The employee continued to repeatedly ask Frazier to leave, to which he replied, “You’re trying to stop the people from gathering on public property.”
Finally fed up, Frazier, who is also the Jacksonville Northside Coalition president, told the employee, “Go and get the governor. I’m through talking to you.”
The employee tried once more to get Frazier to leave the building ahead of the governor, who was running late to the scheduled 10:15 a.m. press conference.
“Make me leave, make me leave. I’m disobeying. I’m not leaving … End of conversation. We’re not leaving,” Frazier said.
WATCH: Man refuses to leave Department of Health building in Jacksonville ahead of governor’s press conference, saying “We are citizens. We come in peace.”
A short time later, a man who identified himself as the facilities manager entered the room accompanied by a police officer.
“Good morning, is there anyone in here who is not credentialed press?” the facilities manager asked, walking around and checking everyone’s credentials.
When he got to Frazier and the small group of people who were not members of the press, he asked them to leave, saying they were trespassing.
“Oh really?
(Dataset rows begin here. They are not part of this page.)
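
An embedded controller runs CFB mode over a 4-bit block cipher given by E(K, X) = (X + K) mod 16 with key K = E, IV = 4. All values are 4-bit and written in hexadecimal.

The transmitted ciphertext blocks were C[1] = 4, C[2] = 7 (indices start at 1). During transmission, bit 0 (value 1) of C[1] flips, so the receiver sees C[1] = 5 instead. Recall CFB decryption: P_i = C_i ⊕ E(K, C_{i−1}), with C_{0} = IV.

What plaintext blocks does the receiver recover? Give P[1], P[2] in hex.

Only C[1] changed, to 5. In CFB, a change in C_i flips the same bit in P_i and garbles P_{i+1}. Decrypting the received ciphertext:
P[1]: E(K, 4) = 2; 5 ⊕ 2 = 7.
P[2]: E(K, 5) = 3; 7 ⊕ 3 = 4.
Blocks that differ from the original plaintext: P[1], P[2].

P[1] = 7, P[2] = 4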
We came here to talk to our governor,” one woman responded.
“This is not the time and place for that,” she was told.
WATCH: Gov. Ron DeSantis speaks in Jacksonville
An aide to the governor gave her business card to Frazier and said she would be happy to arrange something between the group and the governor at a later time, as the press conference was a private event.
“Let me get this straight, you’re having a private press conference with a public official?” Frazier asked, repeatedly stating that they were in a public building on public property.
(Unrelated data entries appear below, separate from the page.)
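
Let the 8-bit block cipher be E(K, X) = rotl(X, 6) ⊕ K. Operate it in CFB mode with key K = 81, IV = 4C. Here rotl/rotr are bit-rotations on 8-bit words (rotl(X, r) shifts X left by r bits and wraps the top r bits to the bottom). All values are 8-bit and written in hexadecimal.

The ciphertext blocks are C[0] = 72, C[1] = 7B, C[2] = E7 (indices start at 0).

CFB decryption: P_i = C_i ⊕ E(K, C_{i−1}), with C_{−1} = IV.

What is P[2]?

P[2] = B8

P[2]: E(K, 7B) = 5F; E7 ⊕ 5F = B8.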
“When it comes to public welfare, this governor does not care,” Frazier said, leading the group to repeat the phrase.
Frazier maintained that the governor does not want to address the people, but “wants to run away and tuck his tail between his legs.”
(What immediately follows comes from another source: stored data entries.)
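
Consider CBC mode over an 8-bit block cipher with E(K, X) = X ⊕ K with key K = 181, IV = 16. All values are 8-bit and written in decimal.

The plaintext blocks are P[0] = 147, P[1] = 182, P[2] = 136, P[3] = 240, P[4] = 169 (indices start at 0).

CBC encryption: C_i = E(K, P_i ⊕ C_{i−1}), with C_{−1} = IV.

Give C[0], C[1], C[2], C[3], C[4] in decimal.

C[0]: P[0] ⊕ 16 = 131; E(K, 131) = 54.
C[1]: P[1] ⊕ 54 = 128; E(K, 128) = 53.
C[2]: P[2] ⊕ 53 = 189; E(K, 189) = 8.
C[3]: P[3] ⊕ 8 = 248; E(K, 248) = 77.
C[4]: P[4] ⊕ 77 = 228; E(K, 228) = 81.

C[0] = 54, C[1] = 53, C[2] = 8, C[3] = 77, C[4] = 81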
Eventually, Frazier was placed into handcuffs as police officers ordered the group to leave for a final time.
“The governor is afraid to meet with the people,” Frazier said. “He is an enemy of the people.”
When DeSantis finally took to the podium, he reiterated his message during an appearance at Broward Health Medical Center on Monday, that he is urging the federal government to release more doses of monoclonal antibody treatments to Florida, and that once they do, the state will be opening up new treatment sites throughout the state.
When asked about the incident that occurred prior to his press conference, the governor said, “So, I have no idea what happened.”
Christina Pushaw, DeSantis’ press secretary, later released a statement, saying: “The press conference is for credentialed media to cover information from the governor’s office and state leaders that is important for the public to hear. Mr. Frazier is an activist, not a member of the press. Every citizen has the right to protest in public places -- but not to trespass in a secured facility in order to disrupt a press briefing and prevent information from being conveyed to the public.”
Nikki Fried, Florida’s agriculture commissioner and a Democratic candidate for governor, also released a statement, saying:
“The extremely disturbing events we saw take place today, arresting an individual for simply asking to speak with the Governor at a press conference held on government property discussing public health policy, were a realization of our fears surrounding HB1′s enactment. HB1 set a dangerous precedent, disallowing individuals from speaking their minds and peacefully gathering – freedoms guaranteed by the First Amendment. I hope that any charges brought against Mr. Frazier, a respected civil rights activist in the community, are swiftly dropped and apologies issued for infringing on his rights. The Governor should be ashamed.”